Metrics are the compass that guides your Customer Success efforts.
For early-stage companies, understanding which metrics matter and how to track them ensures you can measure progress, identify risks, and prove the value of CS to stakeholders. Without data, you’re flying blind- and no startup can afford that. In this module, we’ll break down the critical metrics that drive Customer Success, how to interpret them, and how to use them to make better decisions.
“One of the most common mistakes I’ve seen (and made) at early stage companies is confusing strong advocacy from early adopters with generalised product market fit. Early adopters are often visionaries. Finding early advocates among them is critical to success, but it doesn’t guarantee scale or product market fit. You need to look to other metrics to tell you you’re finding success…”
Andrea Spillman-Gajek – Founder at
Success Accelerators and Brighteye Mentor
1. Core Customer Success Metrics:
To understand how well your Customer Success efforts are performing, you need to focus on metrics that align with your company’s goals- namely retention, satisfaction, and growth. At this stage, it’s about keeping things simple while ensuring you track the right indicators.
The most critical metrics include:
Churn Rate: This measures the percentage of customers who stop using your product over a specific period. A high churn rate can quickly undo any progress you make with new customer acquisition.
Retention Rate: The inverse of churn, retention measures the percentage of customers who stick with you.
Net Revenue Retention (NRR): NRR combines customer retention with upsells and expansions to show how revenue from your existing customers is growing.

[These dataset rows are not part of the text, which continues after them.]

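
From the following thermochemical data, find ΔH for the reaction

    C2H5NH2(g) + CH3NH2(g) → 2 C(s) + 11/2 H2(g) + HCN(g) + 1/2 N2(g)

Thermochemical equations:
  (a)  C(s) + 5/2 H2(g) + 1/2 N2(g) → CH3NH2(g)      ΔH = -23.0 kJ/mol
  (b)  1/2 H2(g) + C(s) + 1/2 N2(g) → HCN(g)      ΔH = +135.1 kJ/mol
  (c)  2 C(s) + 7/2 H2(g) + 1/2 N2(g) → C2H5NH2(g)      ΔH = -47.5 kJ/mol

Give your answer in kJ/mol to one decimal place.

ΔH = 205.6 kJ/mol

(a) reversed: +23.0 kJ/mol
(b) as written: +135.1 kJ/mol
(c) reversed: +47.5 kJ/mol
Since enthalpy is a state function, ΔH = (-1)·(-23.0) + (1)·(+135.1) + (-1)·(-47.5) = 205.6 kJ/mol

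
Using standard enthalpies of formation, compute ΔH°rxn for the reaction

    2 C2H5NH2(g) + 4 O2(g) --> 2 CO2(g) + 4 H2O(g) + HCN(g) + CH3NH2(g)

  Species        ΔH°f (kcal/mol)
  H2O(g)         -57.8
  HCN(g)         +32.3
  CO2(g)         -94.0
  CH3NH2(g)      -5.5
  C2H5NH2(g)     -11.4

ΔH°rxn = -369.6 kcal/mol

Products: 2·(-94.0) + 4·(-57.8) + 1·(+32.3) + 1·(-5.5) = -392.4
Reactants: 2·(-11.4) + 4·(+0.0) = -22.8
ΔH°rxn = (-392.4) − (-22.8) = -369.6 kcal/mol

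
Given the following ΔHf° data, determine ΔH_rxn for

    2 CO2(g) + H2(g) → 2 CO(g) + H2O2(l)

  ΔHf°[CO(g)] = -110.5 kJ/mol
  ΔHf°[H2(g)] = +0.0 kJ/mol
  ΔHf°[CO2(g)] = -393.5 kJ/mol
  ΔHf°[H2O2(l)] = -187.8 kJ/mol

ΔH_rxn = 378.2 kJ/mol

ΔH°rxn = Σ nΔHf°(products) − Σ nΔHf°(reactants).
Products: 2·(-110.5) + 1·(-187.8) = -408.8
Reactants: 2·(-393.5) + 1·(+0.0) = -787.0
ΔH_rxn = (-408.8) − (-787.0) = 378.2 kJ/mol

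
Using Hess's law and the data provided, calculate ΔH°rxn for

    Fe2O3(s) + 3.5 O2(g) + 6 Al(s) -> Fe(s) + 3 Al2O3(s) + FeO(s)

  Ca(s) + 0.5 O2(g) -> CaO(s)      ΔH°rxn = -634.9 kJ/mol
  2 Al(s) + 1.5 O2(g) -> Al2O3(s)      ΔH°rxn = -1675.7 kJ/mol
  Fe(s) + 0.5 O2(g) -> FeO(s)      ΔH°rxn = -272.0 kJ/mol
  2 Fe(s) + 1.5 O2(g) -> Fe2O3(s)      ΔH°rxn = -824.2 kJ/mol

ΔH°rxn = -4474.9 kJ/mol

equation 1: not needed (Ca(s) appears nowhere else).
equation 2 × 3 (scale by 3 for the 3 Al2O3(s)): (3)·(-1675.7) = -5027.1 kJ/mol
equation 3 as written (FeO(s) already on the product side): -272.0 kJ/mol
equation 4 reversed (Fe2O3(s) must end up as a reactant): +824.2 kJ/mol
Summing the manipulated equations, ΔH°rxn = (-5027.1) + (-272.0) + (+824.2) = -4474.9 kJ/mol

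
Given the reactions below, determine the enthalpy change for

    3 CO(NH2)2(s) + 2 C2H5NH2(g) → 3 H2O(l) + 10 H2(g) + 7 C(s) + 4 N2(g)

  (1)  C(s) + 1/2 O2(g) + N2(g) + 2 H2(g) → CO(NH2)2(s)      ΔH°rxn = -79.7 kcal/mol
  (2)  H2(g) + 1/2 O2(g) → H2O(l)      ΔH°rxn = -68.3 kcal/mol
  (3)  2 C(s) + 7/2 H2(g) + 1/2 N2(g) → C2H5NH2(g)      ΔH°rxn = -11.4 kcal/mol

(1) reversed and × 3: (-3)·(-79.7) = +239.1 kcal/mol
(2) × 3: (3)·(-68.3) = -204.9 kcal/mol
(3) reversed and × 2: (-2)·(-11.4) = +22.8 kcal/mol
ΔH°rxn = (+239.1) + (-204.9) + (+22.8) = 57.0 kcal/mol

ΔH°rxn = 57.0 kcal/mol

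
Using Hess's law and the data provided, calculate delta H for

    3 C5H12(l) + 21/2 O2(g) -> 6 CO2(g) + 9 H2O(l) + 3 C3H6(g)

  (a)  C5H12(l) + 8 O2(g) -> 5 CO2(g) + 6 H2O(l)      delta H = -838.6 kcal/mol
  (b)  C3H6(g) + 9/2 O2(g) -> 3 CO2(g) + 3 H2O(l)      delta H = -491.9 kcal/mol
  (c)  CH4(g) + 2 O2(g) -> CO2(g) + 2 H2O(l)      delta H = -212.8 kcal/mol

(a) × 3: (3)·(-838.6) = -2515.8 kcal/mol
(b) reversed and × 3: (-3)·(-491.9) = +1475.7 kcal/mol
(c): not needed.
By Hess's law, delta H = (-2515.8) + (+1475.7) = -1040.1 kcal/mol

delta H = -1040.1 kcal/mol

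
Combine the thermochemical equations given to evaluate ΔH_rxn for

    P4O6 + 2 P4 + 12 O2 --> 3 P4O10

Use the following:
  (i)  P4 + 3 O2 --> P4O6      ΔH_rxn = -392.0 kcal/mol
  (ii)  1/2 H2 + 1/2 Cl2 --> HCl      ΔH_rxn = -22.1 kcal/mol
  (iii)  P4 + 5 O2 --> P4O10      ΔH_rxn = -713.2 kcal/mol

ΔH_rxn = -1747.6 kcal/mol

(i) reversed (P4O6 must end up as a reactant): +392.0 kcal/mol
(ii): not needed (H2 appears nowhere else).
(iii) × 3 (scale by 3 for the 3 P4O10): (3)·(-713.2) = -2139.6 kcal/mol
Since enthalpy is a state function, ΔH_rxn = (-1)·(-392.0) + (3)·(-713.2) = -1747.6 kcal/mol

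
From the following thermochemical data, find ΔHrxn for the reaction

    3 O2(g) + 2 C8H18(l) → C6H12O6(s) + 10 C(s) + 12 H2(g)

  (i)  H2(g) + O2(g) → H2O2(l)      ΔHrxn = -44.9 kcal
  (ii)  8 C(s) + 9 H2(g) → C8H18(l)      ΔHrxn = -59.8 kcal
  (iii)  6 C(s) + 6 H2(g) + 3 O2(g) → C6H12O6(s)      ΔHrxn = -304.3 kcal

(i): not needed.
(ii) reversed and × 2: (-2)·(-59.8) = +119.6 kcal
(iii) as written: -304.3 kcal
By Hess's law, ΔHrxn = (+119.6) + (-304.3) = -184.7 kcal

ΔHrxn = -184.7 kcal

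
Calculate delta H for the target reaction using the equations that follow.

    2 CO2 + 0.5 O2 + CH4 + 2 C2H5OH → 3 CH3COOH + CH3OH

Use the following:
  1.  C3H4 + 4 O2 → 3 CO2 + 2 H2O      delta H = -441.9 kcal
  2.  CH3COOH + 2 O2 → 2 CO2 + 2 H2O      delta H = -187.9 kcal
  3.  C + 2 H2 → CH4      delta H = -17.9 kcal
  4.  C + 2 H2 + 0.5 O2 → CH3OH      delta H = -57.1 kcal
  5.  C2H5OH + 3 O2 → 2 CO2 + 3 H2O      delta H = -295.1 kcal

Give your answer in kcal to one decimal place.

eq. 1: not needed.
eq. 2 reversed and × 3: (-3)·(-187.9) = +563.7 kcal
eq. 3 reversed: +17.9 kcal
eq. 4 as written: -57.1 kcal
eq. 5 × 2: (2)·(-295.1) = -590.2 kcal
Combining the equations, delta H = (-3)·(-187.9) + (-1)·(-17.9) + (1)·(-57.1) + (2)·(-295.1) = -65.7 kcal

delta H = -65.7 kcal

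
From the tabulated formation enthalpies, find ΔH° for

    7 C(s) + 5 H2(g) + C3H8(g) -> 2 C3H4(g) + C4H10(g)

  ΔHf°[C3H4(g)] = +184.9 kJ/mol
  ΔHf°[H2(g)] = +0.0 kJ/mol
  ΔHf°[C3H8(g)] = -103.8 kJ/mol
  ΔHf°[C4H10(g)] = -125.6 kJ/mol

Products: 2·(+184.9) + 1·(-125.6) = +244.2
Reactants: 7·(+0.0) + 5·(+0.0) + 1·(-103.8) = -103.8
ΔH° = (+244.2) − (-103.8) = 348.0 kJ/mol

ΔH° = 348.0 kJ/mol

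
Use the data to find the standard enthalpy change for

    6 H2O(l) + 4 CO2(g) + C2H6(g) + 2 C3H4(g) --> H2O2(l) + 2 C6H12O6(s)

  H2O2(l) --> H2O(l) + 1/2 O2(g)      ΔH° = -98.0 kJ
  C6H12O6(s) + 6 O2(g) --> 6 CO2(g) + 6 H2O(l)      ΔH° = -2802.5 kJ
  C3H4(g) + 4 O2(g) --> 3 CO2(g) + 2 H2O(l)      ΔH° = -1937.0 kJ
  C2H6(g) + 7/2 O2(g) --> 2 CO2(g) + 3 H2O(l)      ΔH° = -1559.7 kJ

equation 1 reversed (H2O2(l) must end up as a product): +98.0 kJ
equation 2 reversed and × 2 (reverse to put C6H12O6(s) on the product side; scale by 2 for the 2 C6H12O6(s)): (-2)·(-2802.5) = +5605.0 kJ
equation 3 × 2 (scale by 2 for the 2 C3H4(g)): (2)·(-1937.0) = -3874.0 kJ
equation 4 as written (C2H6(g) already on the reactant side): -1559.7 kJ
By Hess's law, ΔH° = (+98.0) + (+5605.0) + (-3874.0) + (-1559.7) = 269.3 kJ

ΔH° = 269.3 kJ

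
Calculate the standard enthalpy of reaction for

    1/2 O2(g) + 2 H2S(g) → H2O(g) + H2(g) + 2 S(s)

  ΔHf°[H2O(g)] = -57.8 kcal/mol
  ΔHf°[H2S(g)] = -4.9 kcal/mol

ΔH_rxn = -48.0 kcal/mol

Products: 1·(-57.8) + 1·(+0.0) + 2·(+0.0) = -57.8
Reactants: 1/2·(+0.0) + 2·(-4.9) = -9.8
ΔH_rxn = (-57.8) − (-9.8) = -48.0 kcal/mol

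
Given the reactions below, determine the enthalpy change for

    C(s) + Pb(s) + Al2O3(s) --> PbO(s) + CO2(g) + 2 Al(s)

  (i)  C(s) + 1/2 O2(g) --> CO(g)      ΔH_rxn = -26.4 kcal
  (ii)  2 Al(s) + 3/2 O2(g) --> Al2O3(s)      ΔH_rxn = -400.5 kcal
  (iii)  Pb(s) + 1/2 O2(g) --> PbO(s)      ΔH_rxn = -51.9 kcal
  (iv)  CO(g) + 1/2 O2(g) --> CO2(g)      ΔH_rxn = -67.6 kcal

(i) as written: -26.4 kcal
(ii) reversed: +400.5 kcal
(iii) as written: -51.9 kcal
(iv) as written: -67.6 kcal
ΔH_rxn = (-26.4) + (+400.5) + (-51.9) + (-67.6) = 254.6 kcal

ΔH_rxn = 254.6 kcal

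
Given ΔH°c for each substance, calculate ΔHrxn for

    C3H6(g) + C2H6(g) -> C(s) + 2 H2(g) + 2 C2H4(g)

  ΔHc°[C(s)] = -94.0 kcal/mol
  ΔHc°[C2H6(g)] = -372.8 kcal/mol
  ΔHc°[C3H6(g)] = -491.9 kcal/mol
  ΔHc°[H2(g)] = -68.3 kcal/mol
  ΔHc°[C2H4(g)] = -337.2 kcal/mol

ΔHrxn = 40.3 kcal/mol

With combustion enthalpies, reactants minus products:
= [1·(-491.9) + 1·(-372.8)] − [1·(-94.0) + 2·(-68.3) + 2·(-337.2)]
= 40.3 kcal/mol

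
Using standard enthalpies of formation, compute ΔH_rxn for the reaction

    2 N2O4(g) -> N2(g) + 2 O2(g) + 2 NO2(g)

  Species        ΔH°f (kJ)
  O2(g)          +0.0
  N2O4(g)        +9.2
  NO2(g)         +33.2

Products: 1·(+0.0) + 2·(+0.0) + 2·(+33.2) = +66.4
Reactants: 2·(+9.2) = +18.4
ΔH_rxn = (+66.4) − (+18.4) = 48.0 kJ

ΔH_rxn = 48.0 kJ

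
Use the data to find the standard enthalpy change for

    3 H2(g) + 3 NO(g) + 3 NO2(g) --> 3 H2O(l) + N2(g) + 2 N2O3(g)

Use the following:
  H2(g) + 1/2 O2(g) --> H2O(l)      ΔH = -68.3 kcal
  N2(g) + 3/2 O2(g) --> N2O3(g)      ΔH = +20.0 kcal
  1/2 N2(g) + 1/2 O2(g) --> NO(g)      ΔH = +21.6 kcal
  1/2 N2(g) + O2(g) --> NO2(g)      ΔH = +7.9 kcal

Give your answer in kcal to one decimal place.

ΔH = -253.4 kcal

equation 1 × 3 (×3 to match 3 H2O(l) in the target): (3)·(-68.3) = -204.9 kcal
equation 2 × 2 (×2 to match 2 N2O3(g) in the target): (2)·(+20.0) = +40.0 kcal
equation 3 reversed and × 3 (NO(g) must end up as a reactant; scale by 3 for the 3 NO(g)): (-3)·(+21.6) = -64.8 kcal
equation 4 reversed and × 3 (NO2(g) must end up as a reactant; ×3 to match 3 NO2(g) in the target): (-3)·(+7.9) = -23.7 kcal
ΔH = (-204.9) + (+40.0) + (-64.8) + (-23.7) = -253.4 kcal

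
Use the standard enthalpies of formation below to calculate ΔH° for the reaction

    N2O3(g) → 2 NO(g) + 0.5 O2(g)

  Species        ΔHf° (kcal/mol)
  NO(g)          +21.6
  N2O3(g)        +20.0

Products: 2·(+21.6) + 1/2·(+0.0) = +43.2
Reactants: 1·(+20.0) = +20.0
ΔH° = (+43.2) − (+20.0) = 23.2 kcal/mol

ΔH° = 23.2 kcal/mol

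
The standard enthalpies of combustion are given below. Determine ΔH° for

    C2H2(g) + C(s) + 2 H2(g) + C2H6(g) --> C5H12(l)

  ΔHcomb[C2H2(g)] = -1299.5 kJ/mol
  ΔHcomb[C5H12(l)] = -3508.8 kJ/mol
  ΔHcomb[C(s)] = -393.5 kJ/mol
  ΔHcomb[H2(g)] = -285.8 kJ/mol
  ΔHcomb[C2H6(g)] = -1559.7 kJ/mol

ΔH° = -315.5 kJ/mol

Using ΔH = Σ nΔHc°(reactants) − Σ nΔHc°(products):
= [1·(-1299.5) + 1·(-393.5) + 2·(-285.8) + 1·(-1559.7)] − [1·(-3508.8)]
= -315.5 kJ/mol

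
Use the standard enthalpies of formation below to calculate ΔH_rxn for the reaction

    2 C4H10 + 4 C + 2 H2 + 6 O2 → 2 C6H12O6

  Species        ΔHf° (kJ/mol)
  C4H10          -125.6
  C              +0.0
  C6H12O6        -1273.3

Products: 2·(-1273.3) = -2546.6
Reactants: 2·(-125.6) + 4·(+0.0) + 2·(+0.0) + 6·(+0.0) = -251.2
ΔH_rxn = (-2546.6) − (-251.2) = -2295.4 kJ/mol

ΔH_rxn = -2295.4 kJ/mol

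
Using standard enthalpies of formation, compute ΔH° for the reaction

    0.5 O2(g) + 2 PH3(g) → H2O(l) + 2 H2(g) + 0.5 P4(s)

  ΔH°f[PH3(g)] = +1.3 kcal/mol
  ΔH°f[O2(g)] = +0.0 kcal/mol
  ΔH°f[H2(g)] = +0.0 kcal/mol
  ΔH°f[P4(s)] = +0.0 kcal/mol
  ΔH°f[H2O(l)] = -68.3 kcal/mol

Products: 1·(-68.3) + 2·(+0.0) + 1/2·(+0.0) = -68.3
Reactants: 1/2·(+0.0) + 2·(+1.3) = +2.6
ΔH° = (-68.3) − (+2.6) = -70.9 kcal/mol

ΔH° = -70.9 kcal/mol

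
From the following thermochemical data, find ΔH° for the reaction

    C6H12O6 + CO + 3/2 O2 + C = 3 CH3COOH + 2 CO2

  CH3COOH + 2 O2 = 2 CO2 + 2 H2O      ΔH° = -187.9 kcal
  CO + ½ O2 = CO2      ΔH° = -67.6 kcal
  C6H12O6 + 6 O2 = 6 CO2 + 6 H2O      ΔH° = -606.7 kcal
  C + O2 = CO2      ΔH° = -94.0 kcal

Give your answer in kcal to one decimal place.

ΔH° = -204.6 kcal

equation 1 reversed and × 3: (-3)·(-187.9) = +563.7 kcal
equation 2 as written: -67.6 kcal
equation 3 as written: -606.7 kcal
equation 4 as written: -94.0 kcal
By Hess's law, ΔH° = (+563.7) + (-67.6) + (-606.7) + (-94.0) = -204.6 kcal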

Time-to-Value (TTV): TTV highlights how quickly customers achieve their first success milestone. The faster this happens, the less likely they are to churn.
Customer Lifetime Value (CLV): CLV measures the total revenue a customer generates over their relationship with your company, providing a long-term view of customer value.
Top Tip: Focus on no more than 2-3 of these metrics to start. Prioritisation will keep your efforts targeted and actionable.
2. Customer Health Scores:
Customer health scores bring multiple data points together to create a holistic picture of each customer’s relationship with your product. These scores are invaluable for identifying at-risk customers early and ensuring you focus your energy on those who need help the most.
At this stage, a simplified health scoring system is best. Here’s how to think about it:
Engagement: Are customers actively using your product? Track logins, feature usage, and time spent in the tool.
Satisfaction: How happy are your customers? Use NPS (Net Promoter Score) or CSAT (Customer Satisfaction Score) surveys to capture this data.
Outcomes: Are customers getting value from your product? Are customers hitting their success milestones? Check if they’ve achieved the goals they set out to accomplish with your product.
Combine these inputs to score customers as Healthy (Green), At-Risk (Yellow), or Critical (Red).
Top Tip: Automate where possible but don’t skip the human touch. Customers flagged as “At-Risk” should trigger proactive outreach from your team.
3. Using Metrics to Drive Action:
Tracking metrics is only useful if you take action on the insights they provide. In this section, we’ll focus on turning data into proactive steps that improve Customer Success outcomes.
Regular Reviews: Schedule weekly or monthly reviews of your CS metrics to identify trends and risks early.
Spot Trends: Are churn rates creeping up? Is Time-to-Value increasing? Address issues immediately to avoid compounding problems.
Prioritise At-Risk Customers: Use health scores and key metrics to focus on customers who need support before they churn.
Communicate Metrics: Share your metrics regularly with internal teams and stakeholders to align everyone around CS priorities and demonstrate progress.
Top Tip: Metrics aren’t just for internal use. Sharing success outcomes with customers—such as how they’ve improved productivity or ROI—strengthens relationships and builds trust.
"What you track can and should change based on top priorities for impact. If you know you’re having a challenge in a particular area, that’s where you might want to focus for a bit, while you deprioritise areas that are working better.”
Andrea Spillman-Gajek – Founder at
Success Accelerators and Brighteye Mentor
Practical Tool: Metrics Dashboard Template
Use a simple dashboard to track and visualise your core metrics. A good dashboard includes churn rate, retention rate, NRR, TTV, and customer health scores. Update it regularly to spot trends and opportunities for improvement.
Takeaways for Founders:
Focus on metrics that drive retention, value realisation, and growth.
Use customer health scores to proactively identify and support at-risk customers.
Turn data into action by addressing trends and sharing metrics with stakeholders.
A simple metrics dashboard keeps everyone aligned and focused on results.